Fault Tolerance at Scale: With millions of processors, failures are common, not exceptional. Algorithms must handle transient faults, stragglers, and permanent failures gracefully.

Quantum Parallelism: Quantum algorithms exploit quantum parallelism—evaluating functions on superpositions of inputs. Fundamentally different from classical parallelism.

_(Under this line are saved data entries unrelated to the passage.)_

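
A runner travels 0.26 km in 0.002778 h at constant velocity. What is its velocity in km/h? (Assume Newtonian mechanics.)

d = 0.26 km × 1000.0 = 260.0 m
t = 0.002778 h × 3600.0 = 10.0008 s
v = d / t = 260.0 / 10.0008 = 25.9979 m/s
v = 25.9979 m/s / 0.2777777777777778 = 93.59 km/h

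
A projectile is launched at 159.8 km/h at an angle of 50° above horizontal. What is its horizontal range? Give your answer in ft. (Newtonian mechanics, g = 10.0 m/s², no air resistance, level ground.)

v₀ = 159.8 km/h × 0.2777777777777778 = 44.3889 m/s
R = v₀² × sin(2θ) / g = 44.3889² × sin(2 × 50°) / 10.0 = 1970.37 × 0.984808 / 10.0 = 194.044 m
R = 194.044 m / 0.3048 = 636.6 ft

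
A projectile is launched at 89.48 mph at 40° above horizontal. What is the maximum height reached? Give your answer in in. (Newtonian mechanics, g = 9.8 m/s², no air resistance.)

v₀ = 89.48 mph × 0.44704 = 40.0011 m/s
H = v₀² × sin²(θ) / (2g) = 40.0011² × sin(40°)² / (2 × 9.8) = 1600.09 × 0.413176 / 19.6 = 33.7306 m
H = 33.7306 m / 0.0254 = 1328 in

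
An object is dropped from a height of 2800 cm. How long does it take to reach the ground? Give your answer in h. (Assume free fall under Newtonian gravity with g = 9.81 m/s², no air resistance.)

h = 2800 cm × 0.01 = 28.0 m
t = √(2h/g) = √(2 × 28.0 / 9.81) = 2.38924 s
t = 2.38924 s / 3600.0 = 0.0006637 h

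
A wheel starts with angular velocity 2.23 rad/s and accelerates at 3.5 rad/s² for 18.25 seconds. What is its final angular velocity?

ω = ω₀ + αt = 2.23 + 3.5 × 18.25 = 66.11 rad/s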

Green Computing: Power efficiency is critical. Parallel algorithms optimized for energy consumption, not just speed. Tradeoffs between parallelism and energy usage.

Real-World Impact

Modern computing is parallel computing:

Smartphones: Multi-core CPUs, GPUs for graphics and ML
Web services: Distributed across datacenters globally
Scientific computing: Supercomputers with millions of cores
Cloud computing: Elastic parallelism via VMs and containers
AI/ML: Training requires GPUs and distributed systems

Every significant computational task today involves parallelism. Understanding parallel and distributed algorithms is essential for modern software engineering, data science, and systems building.

Ready for students? ✓ Yes - addresses fundamental shift in computing (end of serial performance scaling), bridges theory and practice, strong motivation from ubiquity of parallel hardware, rigorous foundations with practical applications, prepares students for modern computing reality.